After the revolutionary war got under way, the fight proved far more difficult than that for which Reverend Duche had prayed. The reverend ended up sending to George Washington, then camped at Valley Forge, a letter calling on the revolutionary commander to lay down his arms and seek a peaceful settlement with the British. “How unequal the contest!,” he wailed. “How fruitless the expense of blood! Under so many discouraging circumstances, can virtue, can honor, can the love of your country, prompt you to proceed?”

Then the ink of treason. “[R]epresent to Congress,” Duche implored Washington, “the indispensable necessity of rescinding the hasty and ill-advised declaration of independency.
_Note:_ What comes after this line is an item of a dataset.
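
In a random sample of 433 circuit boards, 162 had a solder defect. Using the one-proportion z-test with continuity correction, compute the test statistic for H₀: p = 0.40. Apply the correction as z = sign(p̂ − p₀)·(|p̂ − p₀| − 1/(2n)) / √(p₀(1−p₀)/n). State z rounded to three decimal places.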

Recommend, and you have an undoubted right to recommend, an immediate cessation of hostilities.” The letter is a long one, as the reverend went on and on, trying to disguise his perfidy in high-minded sentiments. “I love my country; I love you,” he lied. “But to the love of truth, the love of peace, and the love of God, I hope I should be enabled, if called upon to the trial, to sacrifice every other inferior love.”

Washington, even in the blood-soaked snow of Valley Forge, knew instantly what he’d just read. He sent it immediately to the Congress, with a note saying he’d that if he’d had in advance any idea of the contents of Duche’s letter he’d have returned it unopened. Duche was tried and convicted of treason against Pennsylvania and fled to England, where he spent the war in the bosom of our enemy. He eventually returned to America, where he died in a disgrace that — if Mr. Romney is going to use Duche’s tale at all — deserves, particularly in a time of war, to be brought into sharp relief.

The most emphatic sentence in the entire United States Constitution, after all, is the prohibition — “No . . . ever . . . any” — on religious tests for public office. Mr. Romney has been “long silent on his Mormonism,” as one headline put it over an AP story reporting that religion and involvement in the Church of Jesus Christ of Latter-day Saints have “shaped every aspect of Romney’s life, from his family to his decades in private business and his political career.” It is a wonderful thing that the man the Republicans are about to nominate for president is prepared to share his spiritual world with his countrymen. His spirit is inspiring. But the Founders of America understood the story of Reverend Duche. In the end, it is the not piety but the patriotism. We don’t suggest that Mr. Romney lacks for either. But it is the patriotism on which presidents are tested.